Ed Sheeran Wins “Thinking Out Loud” Copyright Case
04.05.2023 - 18:21
/ deadline.com
A jury found today that Ed Sheeran did not wrongfully copy Marvin Gaye’s classic “Let’s Get It On” with his 2014 hit “Thinking Out Loud.”
The jury reached a unanimous verdict after just under three hours of deliberations.
The lawsuit was brought by the heirs of Ed Townsend, Gaye’s co-writer on the Motown classic. The suit alleged that the syncopated chord pattern of Sheeran’s song, which is noticeably similar to the 1973 tune, is the beating “heart” of “Let’s Get It On.”
The New York Times reported that, after the verdict was rendered, the singer approached Kathryn Griffin Townsend, Mr. Townsend’s daughter, and spoke briefly with her.

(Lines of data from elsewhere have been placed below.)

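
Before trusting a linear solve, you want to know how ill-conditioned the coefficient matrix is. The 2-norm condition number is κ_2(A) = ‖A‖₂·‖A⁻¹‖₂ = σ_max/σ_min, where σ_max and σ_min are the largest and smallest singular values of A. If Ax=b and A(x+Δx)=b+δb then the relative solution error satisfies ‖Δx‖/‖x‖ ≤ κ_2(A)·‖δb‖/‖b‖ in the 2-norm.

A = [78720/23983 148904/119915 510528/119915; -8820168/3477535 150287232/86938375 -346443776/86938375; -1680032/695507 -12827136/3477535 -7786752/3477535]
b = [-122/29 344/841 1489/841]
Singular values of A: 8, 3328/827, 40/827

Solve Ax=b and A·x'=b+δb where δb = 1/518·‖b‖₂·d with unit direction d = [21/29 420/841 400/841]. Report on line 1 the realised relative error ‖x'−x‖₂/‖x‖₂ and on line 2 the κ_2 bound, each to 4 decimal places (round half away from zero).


σ_max = 8, σ_min = 40/827
κ = σ_max/σ_min = 8/(40/827) = 165.4000
κ_2(A)·‖δb‖/‖b‖ = 0.3193
solve Ax = b  →  x = [32.7800 -7.2974 -24.1320]
‖b‖ = 4.5826, ‖x‖ = 41.3538
re-solving with b+δb shifts x by Δx of norm 0.1829
realised ‖Δx‖/‖x‖ = 0.0044
realised/bound (from unrounded values) ≈ 0.0139

0.0044
0.3193


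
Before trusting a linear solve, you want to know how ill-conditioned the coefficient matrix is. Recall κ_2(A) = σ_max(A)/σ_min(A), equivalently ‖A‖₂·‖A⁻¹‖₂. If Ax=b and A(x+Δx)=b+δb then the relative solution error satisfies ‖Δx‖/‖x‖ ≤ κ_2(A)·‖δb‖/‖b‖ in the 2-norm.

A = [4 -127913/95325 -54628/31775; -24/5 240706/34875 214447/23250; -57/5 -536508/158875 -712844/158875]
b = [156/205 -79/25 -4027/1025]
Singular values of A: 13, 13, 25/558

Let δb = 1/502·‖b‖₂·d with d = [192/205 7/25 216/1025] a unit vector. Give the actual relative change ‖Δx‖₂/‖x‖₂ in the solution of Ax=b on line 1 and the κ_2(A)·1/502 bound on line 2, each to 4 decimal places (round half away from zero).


0.0102
0.5780

σ_max = 13, σ_min = 25/558
κ_2(A) = 13 / (25/558) = 290.1600
perturbation bound = 290.1600·1/502 = 0.5780
solve Ax = b  →  x = [0.3728 17.7992 -13.4677]
‖b‖ = 5.0990, ‖x‖ = 22.3233
with δb = [0.0095 0.0028 0.0021], A·Δx = δb → ‖Δx‖ = 0.2267
realised ‖Δx‖/‖x‖ = 0.0102
realised/bound (from unrounded values) ≈ 0.0176


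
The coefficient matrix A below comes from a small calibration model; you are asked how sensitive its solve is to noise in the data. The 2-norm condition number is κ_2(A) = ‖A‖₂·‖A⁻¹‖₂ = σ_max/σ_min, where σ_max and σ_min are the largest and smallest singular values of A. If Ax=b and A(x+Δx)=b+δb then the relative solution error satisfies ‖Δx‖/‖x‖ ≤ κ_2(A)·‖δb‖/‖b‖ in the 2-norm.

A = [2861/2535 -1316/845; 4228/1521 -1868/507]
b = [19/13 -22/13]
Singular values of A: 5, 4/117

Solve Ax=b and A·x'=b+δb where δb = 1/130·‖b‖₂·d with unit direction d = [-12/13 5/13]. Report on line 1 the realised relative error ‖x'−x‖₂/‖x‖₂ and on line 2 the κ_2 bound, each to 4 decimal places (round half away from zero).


largest singular value 5, smallest 4/117
κ = σ_max/σ_min = 5/(4/117) = 146.2500
worst-case relative error ≤ 146.2500 × 1/130 = 1.1250
solve Ax = b  →  x = [-46.9200 -34.9400]
2-norm of b is 2.2361; of x, 58.5003
with δb = [-0.0159 0.0066], A·Δx = δb → ‖Δx‖ = 0.5031
relative error = 0.0086
realised/bound (from unrounded values) ≈ 0.0076

0.0086
1.1250


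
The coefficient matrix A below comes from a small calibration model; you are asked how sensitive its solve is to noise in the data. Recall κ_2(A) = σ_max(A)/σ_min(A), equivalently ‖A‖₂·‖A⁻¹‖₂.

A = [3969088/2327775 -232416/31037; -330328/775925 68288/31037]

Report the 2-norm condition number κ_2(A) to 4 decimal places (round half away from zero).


M = AᵀA = [26777134144/8669658321 -13202024960/963295369; -13202024960/963295369 58680448000/963295369]. tr(M)=330101824/5157441, det(M)=1638400/5157441
solving λ² − 330101824/5157441·λ + 1638400/5157441 = 0 gives λ = 64, 25600/5157441
κ = σ_max/σ_min = 8/(160/2271) = 113.5500

113.5500


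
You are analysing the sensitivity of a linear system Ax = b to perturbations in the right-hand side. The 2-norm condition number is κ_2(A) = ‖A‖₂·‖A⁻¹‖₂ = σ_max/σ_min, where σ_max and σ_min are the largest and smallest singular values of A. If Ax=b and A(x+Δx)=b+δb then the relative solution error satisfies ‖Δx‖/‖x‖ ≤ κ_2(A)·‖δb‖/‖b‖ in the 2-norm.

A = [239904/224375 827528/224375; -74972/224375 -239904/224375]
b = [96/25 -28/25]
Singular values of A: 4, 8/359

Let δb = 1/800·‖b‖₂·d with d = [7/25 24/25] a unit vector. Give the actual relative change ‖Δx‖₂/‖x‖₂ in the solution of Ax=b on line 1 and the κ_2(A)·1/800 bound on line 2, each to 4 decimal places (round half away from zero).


largest singular value 4, smallest 8/359
κ_2(A) = 4 / (8/359) = 179.5000
κ_2(A)·‖δb‖/‖b‖ = 0.2244
solve Ax = b  →  x = [0.2800 0.9600]
2-norm of b is 4.0000; of x, 1.0000
with δb = [0.0014 0.0048], A·Δx = δb → ‖Δx‖ = 0.2244
dividing the unrounded norms, ‖Δx‖/‖x‖ = 0.2244
tightness: 0.2244 against a bound of 0.2244; the bound is attained (ratio 1)

0.2244
0.2244


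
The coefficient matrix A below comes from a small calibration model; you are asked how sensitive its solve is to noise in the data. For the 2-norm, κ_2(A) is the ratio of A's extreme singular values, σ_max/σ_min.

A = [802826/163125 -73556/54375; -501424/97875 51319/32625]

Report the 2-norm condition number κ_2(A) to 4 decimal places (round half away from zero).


M = AᵀA = [14371482724/284765625 -1396894744/94921875; -1396894744/94921875 136189489/31640625]. tr(M)=24955501/455625, det(M)=7496644/11390625
char-poly roots: 1369/25 and 5476/455625
so κ_2 = √((1369/25) / (5476/455625)) = 67.5000

67.5000


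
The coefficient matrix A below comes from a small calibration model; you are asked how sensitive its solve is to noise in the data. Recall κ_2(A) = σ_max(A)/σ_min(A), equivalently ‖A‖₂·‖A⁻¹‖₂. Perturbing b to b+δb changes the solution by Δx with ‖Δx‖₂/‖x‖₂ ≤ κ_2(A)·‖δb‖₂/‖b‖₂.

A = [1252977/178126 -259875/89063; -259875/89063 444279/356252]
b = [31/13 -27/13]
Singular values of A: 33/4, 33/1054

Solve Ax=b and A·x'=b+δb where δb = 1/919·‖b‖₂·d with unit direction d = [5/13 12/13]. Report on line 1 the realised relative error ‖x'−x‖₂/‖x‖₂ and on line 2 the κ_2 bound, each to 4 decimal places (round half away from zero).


largest singular value 33/4, smallest 33/1054
condition number: (33/4) ÷ (33/1054) = 263.5000
worst-case relative error ≤ 263.5000 × 1/919 = 0.2867
solve Ax = b  →  x = [-11.9487 -29.6224]
‖b‖₂ = 3.1623 and ‖x‖₂ = 31.9415
re-solving with b+δb shifts x by Δx of norm 0.1099
dividing the unrounded norms, ‖Δx‖/‖x‖ = 0.0034
realised/bound (from unrounded values) ≈ 0.0120

0.0034
0.2867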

Sheeran read the following statement outside the courtroom:
We spent the past eight years talking about two songs with dramatically different lyrics, melodies and four chords which are also different and used by songwriters every day all over the world. These chords are common building blocks which were used to create music long before “Let’s Get It On” was written and will be used to make music long after we are all gone. They are in a songwriter’s alphabet, our toolkit, and should be there for all of us to use. No one owns them or the way they are played, in the same way nobody owns the color blue.
Last year, Sheeran prevailed in another copyright suit where it was alleged the singer-songwriter’s megahit “The Shape of You” plagiarized the 2015 song “Oh Why” by Sami Chokri.
The “Let’s Get It On” case follows a high-profile lawsuit by Gaye’s estate, in which Robin Thicke and Pharrell Williams were ordered to pay $5 million in 2018 after a court found that Thicke’s chart-topping “Blurred Lines” copied Gaye’s 1977 hit “Got to Give It Up.”
Erik Pedersen contributed to this report.